I have decided to launch a series of nutrition FAQs
Once a week, I'll be answering a frequently asked question as a nutrition coach.
Stay hydrated: Drink plenty of water to eliminate excess sodium and reduce water retention (ironic, but true!).
Limit your sodium intake: High sodium levels can contribute to bloating, so reduce your intake of salty foods.
Chew slowly: If you eat too quickly, you risk swallowing air, which causes bloating. Chew your food well.
Avoid fizzy drinks: Fizzy drinks can introduce gas into your digestive system and cause bloating.
Watch portion sizes: Overeating can strain your digestive system and cause bloating. Pay attention to portion sizes.
Identify food sensitivities: Some people are sensitive to certain foods (e.g. lactose or gluten). Identify and avoid trigger foods.
Exercise regularly: Physical activity can help stimulate the digestive system and relieve bloating.
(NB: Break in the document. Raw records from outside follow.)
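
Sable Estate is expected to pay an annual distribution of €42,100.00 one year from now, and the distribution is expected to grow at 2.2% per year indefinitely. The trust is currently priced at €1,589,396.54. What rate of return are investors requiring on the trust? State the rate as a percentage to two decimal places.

P = D₁/(r − g) ⇒ r = D₁/P + g = €42,100.0000/€1,589,396.54 + 0.022 = 0.026488 + 0.022 = 0.048488

4.85%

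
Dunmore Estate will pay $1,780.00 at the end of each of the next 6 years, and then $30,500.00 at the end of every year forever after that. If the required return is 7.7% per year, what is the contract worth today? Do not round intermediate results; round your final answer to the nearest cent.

PV of 6-year annuity: $1,780.00 × [1 − (1+0.077)^−6] / 0.077 = 8304.15480
Perpetuity value at year 6: $30,500.00 / 0.077 = 396103.89610
PV of perpetuity: 396103.89610 / (1+0.077)^6 = 253813.60313
Total PV = 8304.15480 + 253813.60313 = 262117.75794

$262117.76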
Probiotics: Consider including probiotics in your diet to promote a healthy balance of intestinal bacteria. The most common fermented foods that naturally contain probiotics or to which probiotics have been added are kefir, kombucha, sauerkraut, pickles, miso, tempeh, kimchi and sourdough bread.
Avoid chewing gum: Chewing gum can cause you to swallow air, which can lead to bloating.
Limit fatty foods: High-fat foods can slow digestion and contribute to bloating. Choose leaner foods.
Ginger or peppermint Tea: These herbal teas can have soothing effects on the digestive system.
Peppermint oil: Peppermint oil may help relax the muscles of the gastrointestinal tract, reducing bloating.
Activated charcoal: Some people find relief from bloating with activated charcoal supplements.
Remember, individual responses vary, and it's advisable to consult with a healthcare professional if you have persistent or severe bloating.